AIFI, quando la fatica diventa patologica

«La fatica diventa patologica quando è pervasiva, sproporzionata all’attività svolta e il riposo non dà più i suoi benefici effetti. Il paziente la distingue dalla stanchezza fisiologica. Si sente esausto, sperimenta un opprimente senso di stanchezza senza che questo sia giustificato dalla quantità di attività psico-fisica svolta», spiega la dottoressa Susanna Mezzarobba, presidente del Gruppo di Interesse Specialistico in Fisioterapia Neurologica e Neuroscienze dell’Associazione Italiana di Fisioterapia.

Questo genere di fatica colpisce molti dei pazienti affetti da malattie neurologiche, fino al 75%-80% in caso di malattia di Parkinson e sclerosi multipla e dell’80% in caso di ictus. Il fenomeno è ben noto ai pazienti ma ancora poco rilevato in ambito clinico, forse anche perché non se ne comprendono a fondo le cause neuro-fisio-patologiche.

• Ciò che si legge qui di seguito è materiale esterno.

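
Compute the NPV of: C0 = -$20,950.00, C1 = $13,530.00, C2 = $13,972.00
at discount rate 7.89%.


Formula: NPV = C0 + C1/(1+r) + C2/(1+r)^2
Discount C1: $13,530.00 / (1 + 0.0789) = $12,540.55
Discount C2: $13,972.00 / (1 + 0.0789)^2 = $12,003.18
NPV = -$20,950.00 + $12,540.55 + $12,003.18 = $3,593.73

$3,593.73


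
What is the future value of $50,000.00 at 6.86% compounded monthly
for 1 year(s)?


Formula: FV = P * (1 + r/m)^(m*t)
Period rate: r/m = 0.0686 / 12 = 0.005717
Total periods: m*t = 12 * 1 = 12
Growth factor: (1 + 0.005717)^12 = 1.070799
FV = $50,000.00 * 1.070799 = $53,539.93

$53,539.93


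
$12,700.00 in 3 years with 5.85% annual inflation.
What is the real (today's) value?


Formula: Real value = nominal / (1 + inflation)^years
Price level: (1 + 0.0585)^3 = 1.185967
Real value = $12,700.00 / 1.185967 = $10,708.56

$10,708.56


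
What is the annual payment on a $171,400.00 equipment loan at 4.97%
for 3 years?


Formula: PMT = PV * r / (1 - (1+r)^(-n))
Denominator: 1 - (1 + 0.0497)^(-3) = 0.135422
Numerator: $171,400.00 * 0.0497 = 8518.58
PMT = 8518.58 / 0.135422 = $62,904.17

$62,904.17


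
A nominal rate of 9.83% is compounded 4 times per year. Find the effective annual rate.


Formula: EAR = (1 + r/m)^m - 1
Period rate: r/m = 0.0983 / 4 = 0.024575
Compounding: (1 + 0.024575)^4 = 1.101983
EAR = 1.101983 - 1 = 0.101983

0.101983


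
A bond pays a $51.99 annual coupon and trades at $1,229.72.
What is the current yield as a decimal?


Formula: Current yield = annual coupon / price
Substituting: CY = $51.99 / $1,229.72
CY = 0.042278

0.042278


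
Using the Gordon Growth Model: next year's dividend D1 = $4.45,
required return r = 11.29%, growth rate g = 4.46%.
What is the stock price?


Formula: P = D1 / (r - g)
Spread: r - g = 0.1129 - 0.0446 = 0.0683
Substituting: P = $4.45 / 0.0683
P = $65.15

$65.15


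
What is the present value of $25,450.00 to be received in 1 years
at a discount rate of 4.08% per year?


Formula: PV = FV / (1 + r)^n
Substituting: PV = $25,450.00 / (1 + 0.0408)^1
Discount factor: (1.0408)^1 = 1.0408
PV = $25,450.00 / 1.0408 = $24,452.34

$24,452.34


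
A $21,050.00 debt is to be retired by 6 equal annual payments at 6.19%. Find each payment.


Formula: PMT = PV * r / (1 - (1+r)^(-n))
Denominator: 1 - (1 + 0.0619)^(-6) = 0.302574
Numerator: $21,050.00 * 0.0619 = 1302.995
PMT = 1302.995 / 0.302574 = $4,306.37

$4,306.37


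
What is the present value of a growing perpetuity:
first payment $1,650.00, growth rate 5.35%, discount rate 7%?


Formula: PV = C / (r - g)
Spread: r - g = 0.07 - 0.0535 = 0.0165
Substituting: PV = $1,650.00 / 0.0165
PV = $100,000.00

$100,000.00


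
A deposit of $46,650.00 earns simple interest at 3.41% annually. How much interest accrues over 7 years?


Formula: I = P * r * t
Substituting: I = $46,650.00 * 0.0341 * 7
Step: I = $46,650.00 * 0.2387
I = $11,135.36

$11,135.36


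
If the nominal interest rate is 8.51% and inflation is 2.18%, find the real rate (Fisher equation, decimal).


Formula: (1 + r_real) = (1 + r_nom) / (1 + inflation)
Substituting: (1 + r_real) = 1.0851 / 1.0218
(1 + r_real) = 1.06195
r_real = 1.06195 - 1 = 0.06195

0.06195


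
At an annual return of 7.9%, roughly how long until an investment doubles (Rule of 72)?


Formula: Years ≈ 72 / r
Substituting: Years ≈ 72 / 7.9
Years ≈ 9.1

9.1 years


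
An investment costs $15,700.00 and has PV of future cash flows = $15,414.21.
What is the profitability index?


Formula: PI = PV(cash flows) / initial investment
Substituting: PI = $15,414.21 / $15,700.00
PI = 0.9818

0.9818


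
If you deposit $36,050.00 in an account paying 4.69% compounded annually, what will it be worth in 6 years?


Formula: FV = P * (1 + r)^n
Substituting: FV = $36,050.00 * (1 + 0.0469)^6
Growth factor: (1.0469)^6 = 1.316531
FV = $36,050.00 * 1.316531 = $47,460.95

$47,460.95


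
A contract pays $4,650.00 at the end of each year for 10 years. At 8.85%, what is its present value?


Formula: PV = PMT * (1 - (1+r)^(-n)) / r
Discount factor: (1 + 0.0885)^(-10) = 0.428268
Bracket: 1 - 0.428268 = 0.571732
PV = $4,650.00 * 0.571732 / 0.0885 = $30,040.15

$30,040.15


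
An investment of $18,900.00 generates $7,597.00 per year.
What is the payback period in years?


Formula: Payback = investment / annual cash flow
Substituting: Payback = $18,900.00 / $7,597.00
Payback = 2.4878 years

2.4878 years


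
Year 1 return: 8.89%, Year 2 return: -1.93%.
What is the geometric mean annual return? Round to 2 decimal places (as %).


Formula: Geometric mean = ((1+r1)*(1+r2))^(1/2) - 1
Product: (1 + 0.0889) * (1 + -0.0193) = 1.0889 * 0.9807 = 1.067884
Square root: 1.067884^0.5 = 1.033385
Geometric mean = 1.033385 - 1 = 0.033385
As percentage: 3.34%

3.34%


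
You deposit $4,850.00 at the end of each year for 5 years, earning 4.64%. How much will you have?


Formula: FV = PMT * ((1+r)^n - 1) / r
Growth factor: (1 + 0.0464)^5 = 1.254552
Numerator: 1.254552 - 1 = 0.254552
FV = $4,850.00 * 0.254552 / 0.0464 = $26,607.26

$26,607.26


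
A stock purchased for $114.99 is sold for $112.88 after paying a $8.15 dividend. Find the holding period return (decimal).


Formula: HPR = (P1 - P0 + D) / P0
Gain: $112.88 - $114.99 + $8.15 = $6.04
HPR = $6.04 / $114.99 = 0.0525

0.0525


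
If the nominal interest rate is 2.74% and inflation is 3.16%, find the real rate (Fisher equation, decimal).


Formula: (1 + r_real) = (1 + r_nom) / (1 + inflation)
Substituting: (1 + r_real) = 1.0274 / 1.0316
(1 + r_real) = 0.995929
r_real = 0.995929 - 1 = -0.004071

-0.004071


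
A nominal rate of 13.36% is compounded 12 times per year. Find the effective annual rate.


Formula: EAR = (1 + r/m)^m - 1
Period rate: r/m = 0.1336 / 12 = 0.011133
Compounding: (1 + 0.011133)^12 = 1.142092
EAR = 1.142092 - 1 = 0.142092

0.142092


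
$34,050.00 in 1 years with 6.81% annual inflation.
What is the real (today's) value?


Formula: Real value = nominal / (1 + inflation)^years
Price level: (1 + 0.0681)^1 = 1.0681
Real value = $34,050.00 / 1.0681 = $31,879.04

$31,879.04


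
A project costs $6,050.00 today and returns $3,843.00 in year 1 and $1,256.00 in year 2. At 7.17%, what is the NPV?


Formula: NPV = C0 + C1/(1+r) + C2/(1+r)^2
Discount C1: $3,843.00 / (1 + 0.0717) = $3,585.89
Discount C2: $1,256.00 / (1 + 0.0717)^2 = $1,093.56
NPV = -$6,050.00 + $3,585.89 + $1,093.56 = -$1,370.55

-$1,370.55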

Proprio alla fatica è stato dedicato l’evento “La Fatica nelle patologie neurologiche. Dalla pratica clinica alle basi fisiopatologiche”, dedicato a fisioterapisti, logopedisti e medici specialisti, chiamati a confrontarsi per individuare strategie efficaci di gestione di questo sintomo, oltre che di cura e recupero. La fatica è infatti motivo di diasabilità importanti e impatta negativamente sulla qualità di vita di chi ne soffre.

La dott.ssa Mezzarobba ha anche ricordato che, «la fatica interferisce in modo veramente importante con le attività lavorative e si associa sempre a un peggioramento della qualità di vita della persona. Nel 2013, al World Parkinson Congress, i pazienti hanno definito il problema fatica come uno dei più importanti su cui la ricerca e la clinica sono chiamate a spendersi. Le relazioni presentate al convegno hanno descritto il sintomo fatica come complesso, ancora difficile da interpretare e comprendere, molto spesso anche descrivere. È un sintomo soggettivo che si inserisce nella complessità di altri sintomi motori e non motori propri delle diverse condizioni patologiche e che diventano essi stessi tutti potenziali confondenti per l’individuazione della fatica stessa».

Al momento non esistono terapie farmacologiche per controllare la fatica. Le più recenti evidenze scientifiche indicano però la fisioterapia come uno strumento possibile, capace di integrare nei percorsi di cura di questi soggetti anche esercizi mirati, aerobici e di rinforzo, per rimodulare la qualità del movimento, renderlo essenziale, così che non sprechi più energie del necessario. Per garantire però che questi percorsi di esercizio terapeutico siano efficaci e davvero personalizzati, occorre fare diagnosi differenziale della fatica, per definirla al meglio, caratterizzarla in ogni paziente e individuarne i determinanti. La fatica può essere quindi affrontata con strategie differenti, come per esempio la motor imagery, l’action observation, il sensory discrimination training e la graded exposure. Man mano che la ricerca avanza, quindi, la fisioterapia si sta dimostrando essere sì utile per curare le disfunzioni del movimento, ma anche per trattare altre patologie attraverso il movimento.